Actually, admits Beane, the film did give him one good celebrity moment. Unusually for anyone in professional sport, Beane counts among his many obsessions punk and indie music. (The Clash poster on Pitt’s office wall in the movie is strictly accurate.) When the film came out in north America, Beane found himself at a table at the Toronto film festival organised by Moneyball’s producer, Sony Pictures. He says, “I was sitting next to the Sonys. Brad and Angelina Jolie were over there. And right there was this guy, and the whole night I kept thinking, ‘Man, that guy looks just like Chris Cornell from Soundgarden.’ So the guy gets up to leave and I turn round and say, ‘That guy’s trying too hard because he’s trying to look just like Chris Cornell.’ And he goes, ‘Oh, that is Chris Cornell from Soundgarden.’ I went, ‘What? I’ve been asking him to pass the scallops all night!’ And off I go and introduce myself to him. That was my closest lookie-me moment.”

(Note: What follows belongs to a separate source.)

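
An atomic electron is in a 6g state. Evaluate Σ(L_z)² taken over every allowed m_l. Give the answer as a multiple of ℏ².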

At this point Lewis exits the Coliseum to plug his newest bestseller, Boomerang, about the global financial crisis. The interview is over. However, ending any conversation with Beane is a struggle. He starts talking about how with the movie finally out, he can get back to the important things: family, work, and obsessing about soccer. The other day he was in London, at a conference at Chelsea Football Club, thronged by soccer people trying to learn Moneyball methods. Beane has come to love London. “I even like coming in from Heathrow,” he admits. “Hammersmith, and I think of the Clash song. The Kings Road—this is where the Sex Pistols started. Then I start thinking, ‘Where did that darn fire start, during Samuel Pepys’ diary?’ Just going on a cab ride is fascinating for me.”

We chat about Moneyball’s inexorable spread through all sports. I tell him about the England cricket team’s recent victory in the Test series with India. England’s coach, Andy Flower, is a devotee of Moneyball. Before the series his statistician, Nathan “Numbers” Leamon, carried out a Moneyball-style analysis of India’s great batsman Sachin Tendulkar. “Numbers” discovered that Tendulkar struggles early in his innings to score runs on his “off side”—that is, when the ball is bowled on the side of his bat rather than his legs. In the 22 years that Tendulkar has played Test cricket, nobody had previously spotted this. England bowled to Tendulkar’s off side early in his innings, and repeatedly dismissed him cheaply.

Beane is amazed that cricket has only just started doing this analysis. On the shelf behind him, he finds the A’s’ statistical file for their recent routine series against the Detroit Tigers. The file is perhaps 40 pages thick. Beane leafs to the pages for one of the Tigers’ batters, Alex Avila. A chart shows exactly how Avila has fared in each tiny section of his strike zone, and how that varies depending on the phase of his at-bat. The chart looks, as Beane likes to say, like a piece of analysis done at a hedge fund.

That’s Moneyball. Beane puts the file away. He still likes this stuff, but there’s so much else to think about. He walks me to the car park, where he engages the friend who drove me here in a 15-minute conversation about growing up in San Diego.